Utah law requires Workforce Services to determine whether an employee had knowledge of the type of conduct his employer expected. Knowledge can be assumed when an employee gets a clear explanation of expected behavior or a written policy, or if the employee's conduct constitutes what the law defines as a "flagrant violation of a universal standard of behavior."

Autoliv gives employees a handbook outlining an anti-harassment policy and stating that company e-mail is for business only.
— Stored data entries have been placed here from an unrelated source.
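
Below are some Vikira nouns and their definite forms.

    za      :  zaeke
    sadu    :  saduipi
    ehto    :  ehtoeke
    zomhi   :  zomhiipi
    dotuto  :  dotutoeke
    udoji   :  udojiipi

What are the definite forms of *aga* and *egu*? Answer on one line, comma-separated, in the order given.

The pattern is height harmony: -ipi when the last vowel of the stem is a high vowel (*sadu*, *zomhi*, *udoji*); -eke when the last vowel of the stem is a non-high vowel (*za*, *ehto*, *dotuto*).
*aga*: last vowel = /a/, a non-high vowel → -eke → *agaeke*.
Since the last vowel of *egu* is /u/ (a high vowel), it takes -ipi, giving *eguipi*.

agaeke, eguipi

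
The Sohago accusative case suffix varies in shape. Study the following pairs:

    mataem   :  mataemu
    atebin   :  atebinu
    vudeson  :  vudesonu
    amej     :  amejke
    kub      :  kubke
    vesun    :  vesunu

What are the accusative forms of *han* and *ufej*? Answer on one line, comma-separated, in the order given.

The suffix is conditioned by the final consonant: -u when the stem ends in a nasal (*mataem*, *atebin*, *vudeson*, *vesun*); -ke when the stem ends in a non-nasal consonant (*amej*, *kub*).
Since the final consonant of *han* is /n/ (a nasal), it takes -u, giving *hanu*.
The final consonant of *ufej* is /j/, which is non-nasal, so the suffix is -ke, giving *ufejke*.

hanu, ufejke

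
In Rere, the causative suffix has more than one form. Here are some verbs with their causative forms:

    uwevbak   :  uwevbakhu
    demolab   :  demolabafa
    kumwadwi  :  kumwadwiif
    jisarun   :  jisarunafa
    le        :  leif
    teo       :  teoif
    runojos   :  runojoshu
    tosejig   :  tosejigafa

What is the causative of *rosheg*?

roshegafa

The pattern is voicing of the final sound: -hu when the stem ends in a voiceless consonant (*uwevbak*, *runojos*); -afa when the stem ends in a voiced consonant (*demolab*, *jisarun*, *tosejig*); -if when the stem ends in a vowel (*kumwadwi*, *le*, *teo*).
The final sound of *rosheg* is /g/, which is a voiced consonant, so the suffix is -afa, giving *roshegafa*.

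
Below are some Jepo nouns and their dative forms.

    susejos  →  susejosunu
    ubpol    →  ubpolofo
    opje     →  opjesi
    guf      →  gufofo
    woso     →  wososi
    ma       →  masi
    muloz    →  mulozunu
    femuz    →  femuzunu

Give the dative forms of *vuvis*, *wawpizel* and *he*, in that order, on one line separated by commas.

The suffix is conditioned by the final sound: -unu when the stem ends in a sibilant (*susejos*, *muloz*, *femuz*); -ofo when the stem ends in a non-sibilant consonant (*ubpol*, *guf*); -si when the stem ends in a vowel (*opje*, *woso*, *ma*).
The final sound of *vuvis* is /s/, which is a sibilant, so the suffix is -unu, giving *vuvisunu*.
The final sound of *wawpizel* is /l/, which is a non-sibilant consonant, so the suffix is -ofo, giving *wawpizelofo*.
*he*: final sound = /e/, a vowel → -si → *hesi*.

vuvisunu, wawpizelofo, hesi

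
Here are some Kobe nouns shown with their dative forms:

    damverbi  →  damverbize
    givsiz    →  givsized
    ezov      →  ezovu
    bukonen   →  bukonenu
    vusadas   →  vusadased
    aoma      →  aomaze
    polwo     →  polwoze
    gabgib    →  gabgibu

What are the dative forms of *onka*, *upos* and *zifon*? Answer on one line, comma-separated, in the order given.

The suffix is conditioned by the final sound: -ed when the stem ends in a sibilant (*givsiz*, *vusadas*); -u when the stem ends in a non-sibilant consonant (*ezov*, *bukonen*, *gabgib*); -ze when the stem ends in a vowel (*damverbi*, *aoma*, *polwo*).
Since the final sound of *onka* is /a/ (a vowel), it takes -ze, giving *onkaze*.
*upos* — final sound /s/ (a sibilant) → -ed → *uposed*.
*zifon* — final sound /n/ (a non-sibilant consonant) → -u → *zifonu*.

onkaze, uposed, zifonu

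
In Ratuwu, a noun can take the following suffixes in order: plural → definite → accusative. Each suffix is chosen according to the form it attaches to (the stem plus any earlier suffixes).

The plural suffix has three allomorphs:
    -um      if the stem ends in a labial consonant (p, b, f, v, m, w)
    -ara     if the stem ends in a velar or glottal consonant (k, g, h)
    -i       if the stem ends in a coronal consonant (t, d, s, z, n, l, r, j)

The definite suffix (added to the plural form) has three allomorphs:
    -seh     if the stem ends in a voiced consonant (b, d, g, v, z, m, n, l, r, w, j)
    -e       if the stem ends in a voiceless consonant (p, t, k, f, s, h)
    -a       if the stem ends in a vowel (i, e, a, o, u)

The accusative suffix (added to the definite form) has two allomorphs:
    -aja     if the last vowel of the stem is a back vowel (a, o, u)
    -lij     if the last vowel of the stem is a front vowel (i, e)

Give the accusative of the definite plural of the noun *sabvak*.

sabvakaraaaja

*sabvak*: final consonant = /k/, velar/glottal → -ara → *sabvakara*.
The plural form *sabvakara*: final sound = /a/, a vowel → -a → *sabvakaraa*.
The definite form *sabvakaraa*: last vowel = /a/, a back vowel → -aja → *sabvakaraaaja*.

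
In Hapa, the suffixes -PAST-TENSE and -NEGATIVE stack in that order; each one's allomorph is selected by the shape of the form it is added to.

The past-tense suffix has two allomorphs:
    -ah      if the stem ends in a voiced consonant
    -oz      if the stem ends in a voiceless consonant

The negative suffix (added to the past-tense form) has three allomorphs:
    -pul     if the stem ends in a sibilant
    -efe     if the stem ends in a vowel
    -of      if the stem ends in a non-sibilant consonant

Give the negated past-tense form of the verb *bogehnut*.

bogehnutozpul

Since the final consonant of *bogehnut* is /t/ (voiceless), it takes -oz, giving *bogehnutoz*.
The past-tense form *bogehnutoz*: final sound = /z/, a sibilant → -pul → *bogehnutozpul*.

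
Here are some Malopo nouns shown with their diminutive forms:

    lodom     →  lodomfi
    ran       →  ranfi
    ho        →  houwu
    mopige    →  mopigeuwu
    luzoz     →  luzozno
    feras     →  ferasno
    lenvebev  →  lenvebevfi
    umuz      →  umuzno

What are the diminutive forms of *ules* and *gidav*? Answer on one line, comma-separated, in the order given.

ulesno, gidavfi

The alternation tracks the final sound of the stem — -no when the stem ends in a sibilant (*luzoz*, *feras*, *umuz*); -fi when the stem ends in a non-sibilant consonant (*lodom*, *ran*, *lenvebev*); -uwu when the stem ends in a vowel (*ho*, *mopige*).
Since the final sound of *ules* is /s/ (a sibilant), it takes -no, giving *ulesno*.
*gidav*: final sound = /v/, a non-sibilant consonant → -fi → *gidavfi*.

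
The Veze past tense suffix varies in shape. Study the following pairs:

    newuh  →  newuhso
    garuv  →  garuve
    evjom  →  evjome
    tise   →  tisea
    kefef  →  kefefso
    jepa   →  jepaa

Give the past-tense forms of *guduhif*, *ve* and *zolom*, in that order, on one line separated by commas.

The alternation tracks the final sound of the stem — -so when the stem ends in a voiceless consonant (*newuh*, *kefef*); -e when the stem ends in a voiced consonant (*garuv*, *evjom*); -a when the stem ends in a vowel (*tise*, *jepa*).
Since the final sound of *guduhif* is /f/ (a voiceless consonant), it takes -so, giving *guduhifso*.
*ve* — final sound /e/ (a vowel) → -a → *vea*.
*zolom* — final sound /m/ (a voiced consonant) → -e → *zolome*.

guduhifso, vea, zolome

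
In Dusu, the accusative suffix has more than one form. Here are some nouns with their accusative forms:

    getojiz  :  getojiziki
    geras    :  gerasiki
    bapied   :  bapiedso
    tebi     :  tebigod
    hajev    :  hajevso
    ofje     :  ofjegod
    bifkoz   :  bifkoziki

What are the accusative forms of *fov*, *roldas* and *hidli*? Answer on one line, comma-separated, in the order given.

fovso, roldasiki, hidligod

The suffix is conditioned by the final sound: -iki when the stem ends in a sibilant (*getojiz*, *geras*, *bifkoz*); -so when the stem ends in a non-sibilant consonant (*bapied*, *hajev*); -god when the stem ends in a vowel (*tebi*, *ofje*).
Since the final sound of *fov* is /v/ (a non-sibilant consonant), it takes -so, giving *fovso*.
*roldas* — final sound /s/ (a sibilant) → -iki → *roldasiki*.
Since the final sound of *hidli* is /i/ (a vowel), it takes -god, giving *hidligod*.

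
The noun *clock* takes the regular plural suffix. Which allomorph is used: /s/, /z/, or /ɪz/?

The stem *clock* ends in a voiceless non-sibilant consonant.
The plural suffix surfaces as /ɪz/ after sibilants, /s/ after other voiceless consonants, and /z/ after other voiced sounds.
So the plural -s on *clock* is pronounced /s/.

/s/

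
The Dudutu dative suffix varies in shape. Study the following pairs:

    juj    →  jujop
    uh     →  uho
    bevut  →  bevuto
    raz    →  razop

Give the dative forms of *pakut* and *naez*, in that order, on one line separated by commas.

pakuto, naezop

The alternation tracks the final consonant of the stem — -o when the stem ends in a voiceless consonant (*uh*, *bevut*); -op when the stem ends in a voiced consonant (*juj*, *raz*).
*pakut* — final consonant /t/ (voiceless) → -o → *pakuto*.
*naez*: final consonant = /z/, voiced → -op → *naezop*.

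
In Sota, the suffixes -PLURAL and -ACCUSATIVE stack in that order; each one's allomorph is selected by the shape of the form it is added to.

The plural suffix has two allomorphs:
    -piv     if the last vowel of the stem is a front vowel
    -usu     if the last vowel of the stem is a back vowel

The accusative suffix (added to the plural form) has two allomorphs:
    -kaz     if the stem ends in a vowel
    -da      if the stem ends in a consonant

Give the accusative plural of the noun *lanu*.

*lanu*: last vowel = /u/, a back vowel → -usu → *lanuusu*.
The plural form *lanuusu* — final sound /u/ (a vowel) → -kaz → *lanuusukaz*.

lanuusukaz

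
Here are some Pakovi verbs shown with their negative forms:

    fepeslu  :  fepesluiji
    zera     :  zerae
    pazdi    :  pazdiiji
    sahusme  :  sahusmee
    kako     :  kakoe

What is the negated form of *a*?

The alternation tracks the last vowel of the stem — -iji when the last vowel of the stem is a high vowel (*fepeslu*, *pazdi*); -e when the last vowel of the stem is a non-high vowel (*zera*, *sahusme*, *kako*).
Since the last vowel of *a* is /a/ (a non-high vowel), it takes -e, giving *ae*.

ae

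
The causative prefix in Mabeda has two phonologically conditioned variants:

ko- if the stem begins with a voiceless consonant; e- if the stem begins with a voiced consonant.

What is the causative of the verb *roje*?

The first consonant of *roje* is /r/, which is voiced, so the prefix is e-, giving *eroje*.

eroje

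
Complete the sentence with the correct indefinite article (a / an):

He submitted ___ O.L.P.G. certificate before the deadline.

an

The indefinite article is chosen by the initial *sound* of the following word, not its spelling.
The initialism *O.L.P.G.* is read letter by letter; the first letter, O, is pronounced /oʊ/, which begins with a vowel sound.
So the article is *an*: He submitted an O.L.P.G. certificate before the deadline.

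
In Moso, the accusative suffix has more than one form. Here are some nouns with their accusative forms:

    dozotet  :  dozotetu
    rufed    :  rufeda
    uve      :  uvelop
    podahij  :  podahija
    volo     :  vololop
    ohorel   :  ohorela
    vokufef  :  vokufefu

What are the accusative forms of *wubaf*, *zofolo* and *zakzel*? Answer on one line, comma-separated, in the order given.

wubafu, zofololop, zakzela

The suffix is conditioned by the final sound: -u when the stem ends in a voiceless consonant (*dozotet*, *vokufef*); -a when the stem ends in a voiced consonant (*rufed*, *podahij*, *ohorel*); -lop when the stem ends in a vowel (*uve*, *volo*).
*wubaf* — final sound /f/ (a voiceless consonant) → -u → *wubafu*.
Since the final sound of *zofolo* is /o/ (a vowel), it takes -lop, giving *zofololop*.
*zakzel*: final sound = /l/, a voiced consonant → -a → *zakzela*.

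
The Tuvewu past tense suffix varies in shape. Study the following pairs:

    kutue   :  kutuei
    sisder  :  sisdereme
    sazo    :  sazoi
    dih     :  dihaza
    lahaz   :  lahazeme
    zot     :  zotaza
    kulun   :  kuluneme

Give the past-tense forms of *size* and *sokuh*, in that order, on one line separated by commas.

sizei, sokuhaza

The alternation tracks the final sound of the stem — -aza when the stem ends in a voiceless consonant (*dih*, *zot*); -eme when the stem ends in a voiced consonant (*sisder*, *lahaz*, *kulun*); -i when the stem ends in a vowel (*kutue*, *sazo*).
*size* — final sound /e/ (a vowel) → -i → *sizei*.
*sokuh*: final sound = /h/, a voiceless consonant → -aza → *sokuhaza*.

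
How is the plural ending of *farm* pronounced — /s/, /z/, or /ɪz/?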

Employees are required to sign a statement saying they have read the handbook, which also tells them they could be fired for any violations.

Autoliv began investigating problems with e-mail messages sent through its computer system in June 1998, according to the opinion.

When the company found nonbusiness-related e-mails were contributing to the problem, a companywide e-mail repeated the company's e-mail policy. Two more companywide e-mails were sent in September 1998 and January 1999, asking employees not to send any personal messages and repeating possible consequences of violating company policy.

Autoliv received a complaint in January 2000 from a former employee alleging she had received offensive and sexually harassing e-mail from current employees. A company investigation determined Guzman and King had violated the e-mail policy and transmitted sexually explicit messages.

Guzman sent 11 nonbusiness-related messages containing jokes, photos and sexually explicit, clearly offensive videos. King sent about 25 similar messages.

Autoliv fired the two for improper and unauthorized use of company e-mail. King and Guzman then appealed their terminations and filed for unemployment benefits.

Both men testified they probably had received the three companywide e-mail messages but probably had deleted them without reading. Thus, they claimed, they were unaware their conduct could have resulted in termination without warning.

Administrative Law Judge Terry Kump upheld Workforce Services' granting of benefits before the Appeals Board affirmed his decision. Autoliv then appealed to the state appellate court.

Paula Brantner, senior staff attorney for the National Employment Lawyers Association, said the appeals court decision upholding a state law that is subjective should signal employees their behavior can be construed in ways they may or may not have intended.

"Employees should understand they don't have a lot of rights in this area," she said.

Workforce Services' Smith said the decision has broad implications for employees and employers in Utah.

"People tend to think their computer is their private domain," she said, "but this shows that at work it simply isn't."